Our children’s behaviour is bound to trigger us sometimes. Most of us have said or done something in anger or frustration that we’ve regretted later. Do you find yourself wishing that you had more patience for your kids? Here are some tips that will help:
Get more sleep
Getting enough sleep is such an easy solution to help you see the world in brighter colours and have more patience that it’s easy to overlook. We forgo sleep telling ourselves that we have important things to do, that night time is the only time we’ve got for ourselves and we’d rather do anything else but sleep. If you’re feeling exhausted (as many parents do) and coming up with excuses why you can’t sleep more, I invite you to challenge yourself just for a week to make sleep a priority and notice the difference.
Take care of yourself
Similarly to getting enough sleep, exercise, healthy food and taking time to do the things you love can do wonders for your overall view of the world, including your children. When you are happy, it’s much easier to see the good side in every situation and maintain your positive attitude even when parenting gets tough.

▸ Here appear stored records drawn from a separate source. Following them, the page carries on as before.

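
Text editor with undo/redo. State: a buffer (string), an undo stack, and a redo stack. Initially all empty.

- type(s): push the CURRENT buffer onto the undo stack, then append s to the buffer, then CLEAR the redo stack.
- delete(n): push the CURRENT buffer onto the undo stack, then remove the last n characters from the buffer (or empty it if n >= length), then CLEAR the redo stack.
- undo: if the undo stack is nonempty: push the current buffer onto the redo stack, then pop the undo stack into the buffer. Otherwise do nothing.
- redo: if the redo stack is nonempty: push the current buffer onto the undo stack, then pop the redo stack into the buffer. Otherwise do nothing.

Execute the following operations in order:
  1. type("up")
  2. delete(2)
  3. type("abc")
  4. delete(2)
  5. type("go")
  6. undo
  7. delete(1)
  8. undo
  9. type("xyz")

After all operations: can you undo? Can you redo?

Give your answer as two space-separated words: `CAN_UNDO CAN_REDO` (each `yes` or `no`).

Answer: yes no

Derivation:
After op 1 (type): buf='up' undo_depth=1 redo_depth=0
After op 2 (delete): buf='(empty)' undo_depth=2 redo_depth=0
After op 3 (type): buf='abc' undo_depth=3 redo_depth=0
After op 4 (delete): buf='a' undo_depth=4 redo_depth=0
After op 5 (type): buf='ago' undo_depth=5 redo_depth=0
After op 6 (undo): buf='a' undo_depth=4 redo_depth=1
After op 7 (delete): buf='(empty)' undo_depth=5 redo_depth=0
After op 8 (undo): buf='a' undo_depth=4 redo_depth=1
After op 9 (type): buf='axyz' undo_depth=5 redo_depth=0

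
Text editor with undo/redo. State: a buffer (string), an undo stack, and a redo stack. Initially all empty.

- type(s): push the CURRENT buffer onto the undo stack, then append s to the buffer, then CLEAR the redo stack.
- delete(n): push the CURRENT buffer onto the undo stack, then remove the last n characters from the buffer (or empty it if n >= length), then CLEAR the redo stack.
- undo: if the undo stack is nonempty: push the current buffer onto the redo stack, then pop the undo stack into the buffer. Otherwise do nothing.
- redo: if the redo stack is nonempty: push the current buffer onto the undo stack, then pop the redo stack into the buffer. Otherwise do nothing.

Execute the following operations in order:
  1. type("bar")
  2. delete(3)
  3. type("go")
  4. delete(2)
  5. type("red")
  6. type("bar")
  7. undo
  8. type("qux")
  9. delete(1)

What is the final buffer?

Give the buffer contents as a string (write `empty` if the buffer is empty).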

Believe that your children are doing the best they can
Contrary what it may sometimes look like, your children are not out there to get you just to make you suffer. If you hold on to the belief that they’re good at heart and always doing the best they can, you’ll feel a lot more acceptance for their challenging behaviour. Tantrums are a way to deal with their emotions until they’ve learned to express them better. Pushing boundaries is a normal part of growing up. Experiments that don’t go well are how our children satisfy their curiosity.

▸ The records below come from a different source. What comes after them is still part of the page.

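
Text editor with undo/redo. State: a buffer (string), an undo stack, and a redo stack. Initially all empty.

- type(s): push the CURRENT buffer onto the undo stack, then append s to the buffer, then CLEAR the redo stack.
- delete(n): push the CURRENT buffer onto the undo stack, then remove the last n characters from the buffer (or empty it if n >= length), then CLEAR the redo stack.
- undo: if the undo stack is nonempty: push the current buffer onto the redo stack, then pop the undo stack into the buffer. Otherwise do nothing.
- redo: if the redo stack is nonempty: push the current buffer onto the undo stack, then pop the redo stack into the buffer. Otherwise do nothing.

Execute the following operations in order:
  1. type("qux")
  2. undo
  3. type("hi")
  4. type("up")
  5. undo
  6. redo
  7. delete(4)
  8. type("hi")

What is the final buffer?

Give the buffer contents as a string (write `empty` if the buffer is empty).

Answer: hi

Derivation:
After op 1 (type): buf='qux' undo_depth=1 redo_depth=0
After op 2 (undo): buf='(empty)' undo_depth=0 redo_depth=1
After op 3 (type): buf='hi' undo_depth=1 redo_depth=0
After op 4 (type): buf='hiup' undo_depth=2 redo_depth=0
After op 5 (undo): buf='hi' undo_depth=1 redo_depth=1
After op 6 (redo): buf='hiup' undo_depth=2 redo_depth=0
After op 7 (delete): buf='(empty)' undo_depth=3 redo_depth=0
After op 8 (type): buf='hi' undo_depth=4 redo_depth=0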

Have your bag of tricks ready
Your patience will inevitably be challenged now and then, and it helps to be prepared. What are you going to do when you feel that you’re losing your cool? Breathe? Count to tent? Imagine yourself and your child in a pink bubble of love? Have a few tricks prepared ahead of time, so that you can easily reach for them when you need them.
Remember that you’re not perfect and you make mistakes, too. Don’t beat yourself up when things don’t go to plan. Take a few deep breaths, have a break if you need it and gently return to a place of love.